3 thoughts on “Hitting Bottom at Foggy Bottom at ForeignPolicy.com

  1. If you read Acheson’s “Present at the Creation” (written in 1969 for his grandchildren so they could understand the state of the world in 1969) he talks of the identical issues both prior to and during WWII. The more things change, the more they are the same.My jaundiced take on State is far too long for a short comment…but a few short ones.
    Among other points, State attracts a wholly different kind of person than Defense (and is contemptous of the military). Rail against the military bureaucracy if you will, and I have many times, it still is far more agile than State. Perhaps a clearer sense of mission would help State…after all, each service has a distinct mission–even if it is to fight the other services!
    Perhaps what State needs is the kind of attention that Defense is used to, i.e., ‘justify yourself every day’. If State had to endure the kind of Congressional scrutiny that Defense has for the last 50 years, they would learn how to be agile, learn how to prune deadweight and learn how to accomplish something other than writing of letters and high level conferences.

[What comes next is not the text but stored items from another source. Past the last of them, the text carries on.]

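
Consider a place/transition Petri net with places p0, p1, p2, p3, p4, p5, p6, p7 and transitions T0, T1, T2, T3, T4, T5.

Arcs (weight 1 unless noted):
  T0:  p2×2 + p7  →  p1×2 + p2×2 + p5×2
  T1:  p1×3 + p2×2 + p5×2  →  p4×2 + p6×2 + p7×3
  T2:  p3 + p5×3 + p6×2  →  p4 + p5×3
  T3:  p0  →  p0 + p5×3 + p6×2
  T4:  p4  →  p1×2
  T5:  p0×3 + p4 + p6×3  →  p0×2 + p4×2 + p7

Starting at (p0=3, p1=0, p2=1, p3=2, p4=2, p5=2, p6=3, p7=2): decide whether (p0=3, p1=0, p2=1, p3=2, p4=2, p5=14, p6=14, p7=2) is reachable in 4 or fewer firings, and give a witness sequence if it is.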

    Please do not respond to me with criticism of my cynical attitude…I wish State was a better agency, I wish that PD had support and direction from someone in the USG other than Defense, but until there is a President and SECSTATE close to him or her who is willing to take the difficult task of Agency reform and truly mean it…well, don’t hold your breath. Obama has little if any interest in foreign affairs except to bash Bush, and I contend that Hillary isn’t committed either.
    One man’s opinon.

  2. Thank you for this great thought provoking article. As a recent intern to the US Mission to International Organizations in Vienna (IAEA Section), your article pained me with truth. There are many wonderful and brilliant people at DOS but currently the Department is overrun by nepotism and power struggles, causing more pressing issues and fresh ideas to fall into the waste bucket. I pray for Secretary Clinton.

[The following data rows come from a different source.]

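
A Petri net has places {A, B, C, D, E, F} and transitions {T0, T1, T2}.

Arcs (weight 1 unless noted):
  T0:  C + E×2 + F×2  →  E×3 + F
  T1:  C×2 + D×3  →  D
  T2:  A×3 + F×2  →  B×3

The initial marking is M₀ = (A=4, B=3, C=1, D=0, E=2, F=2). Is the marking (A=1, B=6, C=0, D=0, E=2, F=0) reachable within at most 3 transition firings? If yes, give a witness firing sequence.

depth 0: 1 marking
depth 1: 3 markings reached so far
depth 2: 3 markings reached so far
(frontier empty at depth 2; search complete)
target is not among the 3 markings reachable within 3 steps

NO — not reachable within 3 firings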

  3. One of the fundamental problems with the State Department is the Foreign Service culture. Elevating the Assistant Secretaries to the Undersecretary level would only add some more bureaucracy, not change behavior or thinking because Assistant Secretaries – at least the career appointees – are creatures of the bureaus that they represent.I believe that a clear majority of Foreign Service Officers hope that Iraq and Afghanistan are one-off events that prove to be a temporary distraction from the core Foreign Service task of dealing with Foreign Ministries in our Embassies overseas. The emergence of non-state actors, the decreasing relevance of the capitol in many countries, and the changing post 9/11 environment are developments that FSOs are fervently wishing away or refusing to recognize. This resistance to change reminds me of the battleship admirals or the horse cavalry soldiers.
    The strength and the continuity of this dysfunctional Foreign Service culture lies in State’s bureau system, most notably the geographic bureaus. The European bureau, the East Asian bureau, the African bureau, the Western Hemisphere bureau, and the South and Central Asian bureau control most of the overseas assignments, thus controlling the personnel system, including the promotion process (as success in promotions is strongly determined by assignments). In order to reform the State Department, one must start with reforming the Foreign Service culture.